5
votes

TL;DR - how can I nest validation states using a SASS mixin?

Long version -

I'm having a few difficulties using Bootstrap 4's SASS to generate a dark theme. Some variable replacements are obvious, but others are causing issues. The one I am currently stuck on is form inputs. Bootstrap's SASS will spit out white-background inputs by default. I override this background with a variable I have collected, and set the border to be 50% of the body's text colour (it will have contrast still, but not be stark).

At the time of compile (which is a dynamic process handed over to the back end), the compile engine "cannot" know if the theme is intended to be dark or not dark, so I leave it to the designer to add a "content-dark" class to a container that should have the dark theme (usually but not necessarily the body).

So far so good! Then it occurred to me that focus looked funny, because my more specific rule is enforcing my new border color over top of the SASS-calculated one. Including the whole "focus" mixin doesn't work because it reverts the background to white again. I locate the individual "bit" that does the work and move it into my new nested rule.

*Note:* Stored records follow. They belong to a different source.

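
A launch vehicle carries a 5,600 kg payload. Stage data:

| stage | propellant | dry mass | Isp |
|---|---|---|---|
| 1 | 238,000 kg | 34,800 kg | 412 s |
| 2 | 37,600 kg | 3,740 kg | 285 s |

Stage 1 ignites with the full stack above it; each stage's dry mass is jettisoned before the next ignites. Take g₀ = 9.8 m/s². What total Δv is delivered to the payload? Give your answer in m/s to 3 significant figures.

Ignition mass of stage 1 = 238,000+34,800 + 37,600+3,740 + 5,600 = 319,740 kg.
Stage 1: m₀ = 319,740 kg, m_f = 319,740 − 238,000 = 81,740 kg; Δv = 412×9.8×ln(3.912) = 4037.6×1.3640 ≈ 5507 m/s.
Stage 2: m₀ = 46,940 kg, m_f = 46,940 − 37,600 = 9,340 kg; Δv = 285×9.8×ln(5.026) = 2793.0×1.6146 ≈ 4509 m/s.
Total Δv = 5507 + 4509 = 10016 m/s.

Δv ≈ 10000 m/s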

HOWEVER, the mixin for validation is much more complex, so I was willing to try out the full mixin... with the idea (unfortunately a bit convoluted) of letting it do its thing and then adjusting my background-color to be even more specific again (yay specificity war). However, my knowledge of SASS is dodgy and this isn't working:

.content-dark {
    select.form-control, .form-control {
        background-color: $nav-background;
        color: darken($body-color, 33%);
        border: 1px solid darken($body-color, 50%);
        &:focus {
            border-color: $input-focus-border-color;
        }
        @include form-validation-state("valid", $form-feedback-valid-color);
        @include form-validation-state("invalid", $form-feedback-invalid-color);
    }
}

The input background is correctly dark, the border is GENERALLY correctly a contrasting (but not bold) color, and focus is correctly a luminous blue. But validation states don't work. They're still not nested, meaning the border is not updating even if the "glow" is.

I'm looking for the best way to have dark-themed validation states (the nesting is required; a separate compile would solve the problem but I don't have that option).

1
To reiterate: I realize that all could be avoided if the original outline override and background weren't MORE specific due to the nesting. It's the higher specificity that's breaking stuff. - Greg Pettit

1 Answers

0
votes

Still interested in other answers, because the LIGHT themes end up looking janky (but at least they work) but this is what I did in the meantime:

I dropped the nested thing altogether since I KNEW that was the main problem, and declared these two variables in my _custom_variables.sass file:

$input-bg: $nav-background;
$input-border-color: darken($body-color, 50%);

It's dicey because $nav-background doesn't HAVE to be dark (when a dark theme) or light (when a light theme), so I will need to update the information I collect (something called "input border" and "input background" are obvious choices). This has the benefit of not needing the nesting, but the drawback of exposing more options in my theming interface (the idea was to make it streamlined).

[update]

So, after having to heavily curate the flood of answers, I ended up parameterizing the two things. Bootstrap plays mostly nicely with it now, in that state, and I have 2 more fields on my customization page form. Le sigh.